Escribo estas líneas, queridas y queridos lectores, lo más tarde posible en la noche del martes 3 de noviembre, con tal de no perderme, si la hubiera, de LA noticia determinante acerca de la jornada electoral en los Estados Unidos, pero ha sido en balde mi espera: pese a algunos avances importantes, es aún demasiado pronto como para decir quién se llevará el boleto ganador para los próximos cuatro años en la Casa Blanca.

Muchas sorpresas, eso sí: la comodidad con la que Trump está ganando Florida, por ejemplo, o lo apretado de la votación en Texas, un estado que antes era territorio seguro para los republicanos. Pelea muy apretada en Carolina del Norte, no así en Georgia, y así podríamos seguirnos. Muchos de los pronósticos no se están cumpliendo y una vez más los análisis de probabilística electoral estarán bajo la lupa una vez que esto concluya.

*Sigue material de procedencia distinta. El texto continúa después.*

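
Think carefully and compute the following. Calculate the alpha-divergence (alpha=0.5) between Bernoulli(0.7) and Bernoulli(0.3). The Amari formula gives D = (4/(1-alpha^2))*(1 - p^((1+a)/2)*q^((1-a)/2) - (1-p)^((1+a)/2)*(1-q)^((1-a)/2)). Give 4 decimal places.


Amari alpha-divergence:
D = (4/(1-alpha^2))*(1 - p^((1+a)/2)*q^((1-a)/2) - (1-p)^((1+a)/2)*(1-q)^((1-a)/2)).
alpha = 0.5, p = 0.7, q = 0.3.
e1 = (1+alpha)/2 = 0.75, e2 = (1-alpha)/2 = 0.25.
t1 = p^e1 * q^e2 = 0.7^0.75 * 0.3^0.25 = 0.566375.
t2 = (1-p)^e1 * (1-q)^e2 = 0.3^0.75 * 0.7^0.25 = 0.370779.
4/(1-alpha^2) = 5.333333.
D = 5.333333*(1 - 0.566375 - 0.370779) = 0.3352

0.3352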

Casi toda la discusión a estas horas se centra en si ganará Trump o ganará Biden, y secundariamente en si los demócratas serán capaces de retomar el control del Senado. Hay múltiples otras contiendas importantes, por supuesto, incluyendo la Cámara de Representantes, gubernaturas y más de un centenar de iniciativas que estarán en las boletas a nivel estatal, pero al ser esta una elección que se centra en la permanencia o no del presidente que más ha dividido ánimos y opiniones en los últimos 50 años, es natural que eso concentre la atención de casi todos.

Yo me desviaré un poco, porque creo que el resultado de la presidencial es hasta cierto punto secundario, porque ya está claro quiénes han perdido, y aunque parezca increíble sus derrotas son tal vez más trascendentes que las de uno u otro de los candidatos presidenciales.

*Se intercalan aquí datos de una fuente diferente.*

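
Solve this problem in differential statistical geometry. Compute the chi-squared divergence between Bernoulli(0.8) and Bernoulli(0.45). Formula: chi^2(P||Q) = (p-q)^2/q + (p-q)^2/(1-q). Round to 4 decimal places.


Chi-squared divergence between Bernoulli distributions:
chi^2 = (p-q)^2/q + (p-q)^2/(1-q).
p = 0.8, q = 0.45, p-q = 0.35.
(p-q)^2 = 0.1225.
term1 = 0.1225/0.45 = 0.272222.
term2 = 0.1225/0.55 = 0.222727.
chi^2 = 0.272222 + 0.222727 = 0.4949

0.4949


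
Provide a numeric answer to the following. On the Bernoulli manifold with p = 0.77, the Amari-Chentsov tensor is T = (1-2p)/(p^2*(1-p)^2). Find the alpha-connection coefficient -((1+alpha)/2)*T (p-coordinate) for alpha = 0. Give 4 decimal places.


Skewness (Amari-Chentsov) tensor: T = (1-2p)/(p^2*(1-p)^2).
p = 0.77, 1-2p = -0.54, p^2 = 0.5929, (1-p)^2 = 0.0529.
T = -0.54/(0.5929 * 0.0529) = -17.216967.
In the p-coordinate, Gamma^(alpha) = Gamma^(0) - (alpha/2)*T with Gamma^(0) = (1/2)*g'(p) = -T/2,
so Gamma^(alpha) = -((1+alpha)/2)*T.
alpha = 0, -(1+alpha)/2 = -0.5.
Gamma = -0.5 * -17.216967 = 8.6085

8.6085


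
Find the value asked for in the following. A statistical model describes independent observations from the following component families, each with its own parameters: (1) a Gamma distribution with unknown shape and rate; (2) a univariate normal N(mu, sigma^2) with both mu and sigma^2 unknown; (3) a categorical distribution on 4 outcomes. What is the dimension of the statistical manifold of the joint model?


The dimension of a statistical manifold equals the number of free
(independent) real parameters of the model. For a product of independent
blocks the parameter counts add.
- Gamma (shape, rate): 2.
- normal (mu, sigma^2): 2.
- categorical on 4 outcomes (probabilities sum to 1): 4-1 = 3.
Total = 2 + 2 + 3 = 7.
Dimension = 7

7


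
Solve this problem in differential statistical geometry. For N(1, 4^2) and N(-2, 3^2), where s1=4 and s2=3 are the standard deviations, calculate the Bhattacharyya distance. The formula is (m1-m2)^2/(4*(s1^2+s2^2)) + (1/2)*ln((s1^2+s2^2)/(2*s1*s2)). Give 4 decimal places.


Bhattacharyya distance between two Gaussians:
DB = (m1-m2)^2/(4*(s1^2+s2^2)) + (1/2)*ln((s1^2+s2^2)/(2*s1*s2)).
(m1-m2)^2 = (3)^2 = 9.
s1^2+s2^2 = 16 + 9 = 25.
term1 = 9/100 = 0.09.
term2 = 0.5*ln(25/24.0) = 0.020411.
DB = 0.09 + 0.020411 = 0.1104

0.1104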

En primer lugar, pierden la civilidad, la convivencia y el debate democráticos en EU. Si ya hace cuatro años la campaña de Trump había irrumpido cual hipopótamo en cristalería. En esta ocasión se han roto todas las normas. Desde el primer debate entre candidatos hasta la marejada de verdades a medias y mentiras descaradas que han circulado disfrazadas de “noticias”, pasando por choques y confrontaciones, la división ya supera los límites no de la urbanidad, sino de la coexistencia civilizada.

Pierde por supuesto el sistema político/electoral estadounidense, que se ha visto expuesto a ojos del mundo entero como un aparato más propio de un país profundamente subdesarrollado que del que se dice el farol y ejemplo de la democracia en el mundo. Tan solo el hecho de que no sepamos cuando se conocerán los resultados finales habla de ello, pero si sumamos a eso las múltiples tretas y chicanas interpuestas para inhibir el ejercicio del voto y el arcaico mecanismo del Colegio Electoral tenemos una democracia estadounidense que ni a bananera llega.

Pierde también el sentido común. Que las preferencias electorales reflejen divisiones en torno a temas tan elementales como el uso o no del cubrebocas o las verdades científicas acerca del Covid-19, el que un número tan importante de votantes esté dispuesto a creer la leyenda acerca del “socialismo” y el “izquierdismo radical” de alguien como Joe Biden, que en Europa difícilmente sería aceptado por un partido socialdemócrata, nos dice mucho acerca del nivel de las campañas y, sobre todo, la credulidad de los votantes.

Ya sea que se imponga Biden o se reelija Trump, la democracia y la política estadounidense habrán perdido escandalosamente. Y de esas derrotas no es fácil reponerse.